Originally published at: https://developer.nvidia.com/blog/cuda-pro-tip-kepler-shuffle/

When writing parallel programs, you will often need to communicate values between parallel threads. The typical way to do this in CUDA programming is to use shared memory. But the NVIDIA Kepler GPU architecture introduced a way to directly share data between threads that are part of the same warp. On Kepler, threads of a…

What happens if I warp shuffle in a thread block of size 1024? Are there 32 warps or just 1?

32. Warps on all current and past architectures have 32 threads.

Thank you. Would it decrease warp instruction bottleneck (32 shuffles throughput) if I pack x,y,z,w variables into a struct and shuffle it instead, in a tight loop, rather than do x,y,z,w shuffles one after another? Does the 32 shuffles per cycle throughput limited by bandwidth or instruction isssue throughput?

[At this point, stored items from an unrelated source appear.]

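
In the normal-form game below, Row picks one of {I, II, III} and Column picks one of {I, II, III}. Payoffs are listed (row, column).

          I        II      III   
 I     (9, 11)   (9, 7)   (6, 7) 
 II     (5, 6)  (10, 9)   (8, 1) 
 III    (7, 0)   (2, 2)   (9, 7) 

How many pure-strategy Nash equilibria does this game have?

Both I: Row gets 9 (best alternative 7); Column gets 11 (best alternative 7). Neither deviates — NE.
Both II: Row gets 10 (best alternative 9); Column gets 9 (best alternative 6). Neither deviates — NE.
Both III: Row gets 9 (best alternative 8); Column gets 7 (best alternative 2). Neither deviates — NE.
(I, III) is not a NE: Row would switch to III (9 > 6).
No other cell survives both best-response checks, so there are 3 pure NE.

3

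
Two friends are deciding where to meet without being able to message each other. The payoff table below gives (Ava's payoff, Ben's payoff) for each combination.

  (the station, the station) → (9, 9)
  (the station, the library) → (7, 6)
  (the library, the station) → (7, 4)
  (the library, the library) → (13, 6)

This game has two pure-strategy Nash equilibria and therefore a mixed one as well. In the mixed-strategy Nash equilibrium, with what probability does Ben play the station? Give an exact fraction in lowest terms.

3/4

Ben's mix q on the station must make Ava indifferent between the station and the library.
Ava's payoff from the station: 9q + 7(1−q). From the library: 7q + 13(1−q).
Set equal: 2q = 6(1−q) → q = 6/8 = 3/4.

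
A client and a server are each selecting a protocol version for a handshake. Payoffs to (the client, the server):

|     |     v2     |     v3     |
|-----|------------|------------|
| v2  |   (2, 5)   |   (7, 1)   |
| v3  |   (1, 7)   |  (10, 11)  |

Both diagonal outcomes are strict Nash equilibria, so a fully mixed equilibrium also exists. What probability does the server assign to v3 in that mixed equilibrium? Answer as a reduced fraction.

1/4

The server's mix q on v2 must make the client indifferent between v2 and v3.
The client's payoff from v2: 2q + 7(1−q). From v3: 1q + 10(1−q).
Set equal: 1q = 3(1−q) → q = 3/4.
Probability on v3 is 1 − 3/4 = 1/4.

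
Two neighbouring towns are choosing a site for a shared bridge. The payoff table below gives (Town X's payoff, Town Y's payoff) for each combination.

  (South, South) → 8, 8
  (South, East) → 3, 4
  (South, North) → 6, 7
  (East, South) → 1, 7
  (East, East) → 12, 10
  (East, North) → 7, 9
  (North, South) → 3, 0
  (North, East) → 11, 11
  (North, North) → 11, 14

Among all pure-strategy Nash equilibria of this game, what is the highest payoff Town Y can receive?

14

Both South is a pure NE (Town X: 8 ≥ 3; Town Y: 8 ≥ 7). Town Y gets 8.
Both East is a pure NE (Town X: 12 ≥ 11; Town Y: 10 ≥ 9). Town Y gets 10.
Both North is a pure NE (Town X: 11 ≥ 7; Town Y: 14 ≥ 11). Town Y gets 14.
Every other cell has a profitable deviation for at least one player. Highest of {8, 10, 14} is 14.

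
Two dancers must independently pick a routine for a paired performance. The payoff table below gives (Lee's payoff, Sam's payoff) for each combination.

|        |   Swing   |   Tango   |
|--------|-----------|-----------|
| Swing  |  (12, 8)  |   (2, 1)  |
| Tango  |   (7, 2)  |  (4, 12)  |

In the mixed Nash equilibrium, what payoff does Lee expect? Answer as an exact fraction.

Sam mixes with probability q on Swing, chosen so Lee is indifferent: 12q + 2(1−q) = 7q + 4(1−q) gives q = 2/7.
Lee's expected payoff (from either row, since indifferent) is 12·2/7 + 2·5/7 = 34/7.

34/7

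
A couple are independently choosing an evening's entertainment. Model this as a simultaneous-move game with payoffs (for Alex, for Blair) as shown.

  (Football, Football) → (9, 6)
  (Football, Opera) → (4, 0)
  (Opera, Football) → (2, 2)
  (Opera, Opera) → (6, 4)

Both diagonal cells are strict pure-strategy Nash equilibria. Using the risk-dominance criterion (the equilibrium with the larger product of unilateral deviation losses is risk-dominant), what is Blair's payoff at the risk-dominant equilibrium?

6

At both Football: Alex loses 9 − 2 = 7 by deviating; Blair loses 6 − 0 = 6. Product = 7·6 = 42.
At both Opera: Alex loses 6 − 4 = 2 by deviating; Blair loses 4 − 2 = 2. Product = 2·2 = 4.
42 > 4, so both Football is risk-dominant. Blair's payoff there is 6.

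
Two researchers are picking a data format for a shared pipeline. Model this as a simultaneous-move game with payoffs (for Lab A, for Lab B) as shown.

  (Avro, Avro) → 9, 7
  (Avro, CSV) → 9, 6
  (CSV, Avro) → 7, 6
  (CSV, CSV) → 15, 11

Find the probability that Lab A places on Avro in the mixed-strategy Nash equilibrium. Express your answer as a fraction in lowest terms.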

I'm optimizing an nbody algorithm with 20 flops in its unit work. If I add x,y,z,m shuffles, it gets bottlenecked. I mean, there is a loading part that 32 warps (in a 1024-thread block) load same 32 x,y,z,m values then they all start processing by their own shuffles for 32 times by the broadcasting shuffle 0xffffffff, value, counter parameters.